Employee eligibility & tax treatment – At a glance
Why this comparison matters in real life
On paper, the table looks straightforward. In practice, these regimes collide during corporate transitions, especially listing and delisting.
Let us now connect the dots.
When an unlisted company plans to list
ESOP schemes are drafted when the company is unlisted, following the Companies Act framework. The problem arises because SEBI eligibility is not a continuation of the Companies Act, it is a reset.
What breaks during IPO preparation
1. Eligibility misalignment
Consultants, advisors, or non-permanent employees not covered earlier may become eligible overnight
Startup exemptions for promoters cease to be relevant post listing
2. Scheme migration risk
Existing ESOP schemes must be amended to comply with SEBI
Fresh shareholder approval is required for any further grants, and often needs in-principle approval from stock exchanges
3. Disclosure exposure
SEBI requires detailed disclosures
Any aggressive interpretation of “employee” is visible to regulators and investors
Consulting insight:
IPO-ready companies should design ESOPs as if SEBI already applies, even when legally unlisted.
When a listed company delists
Delisting is often misunderstood as a compliance relief. From an ESOP standpoint, it is anything but.
What changes and what does not
SEBI regulations stop applying prospectively
Companies Act becomes the governing framework
However:
If Group Companies employees are covered earlier are now not eligible.
Employee expectations created during listing do not disappear
The most misused area: Covering consultants under ESOPs
This is where company law optimism meets tax reality.
Regulatory position
Neither the Companies Act nor SEBI truly encourages ESOPs for consultants
SEBI permits coverage only where the relationship mirrors employment and exclusivity exists
Tax reality (especially for listed companies)
If consultants are granted equity-linked benefits:
They are not employees under tax law, hence benefits are taxed as professional income
Which TDS section will apply, whether Section 194J or Section 192? (Not clear in tax laws). Perquisite taxation under Section 17(2) generally does not apply to Consultants.
Risk areas
Incorrect salary TDS.
Disallowance of expense
IPO diligence red flags
Re-characterisation by tax authorities
Conclusion
The question “Who is an employee?” is the question every Company Must Ask?
Defining who qualifies as an “employee” for ESOP purposes is no longer a drafting exercise; it is a strategic decision with legal, regulatory, and tax consequences that unfold over time.
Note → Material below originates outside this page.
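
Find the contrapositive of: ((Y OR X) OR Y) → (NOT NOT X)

Contrapositive: NOT X → NOT ((Y OR X) OR Y)
Note: A statement and its contrapositive are logically equivalent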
As companies grow, list, delist, or reconfigure their workforce models, the real challenge is not whether ESOPs are offered, but whether the framework can withstand regulatory transitions and scrutiny.
Before finalising or continuing with any ESOP structure, it may be worth pausing to ask:
Is our current definition of “employee” aligned only with today’s status, or also with where the company is headed?
If we were to list tomorrow, which ESOP grants would become non-compliant and why?
If liquidity disappears post-delisting, what does ownership really mean for our employees?
Are we stretching regulatory definitions to reward consultants, or choosing the right instrument altogether?
And finally, are we designing ESOPs for intent, or for execution across the company’s full lifecycle?
There are no universal answers. But asking the right questions early is often the difference between an ESOP that builds trust and one that has to be reworked under pressure.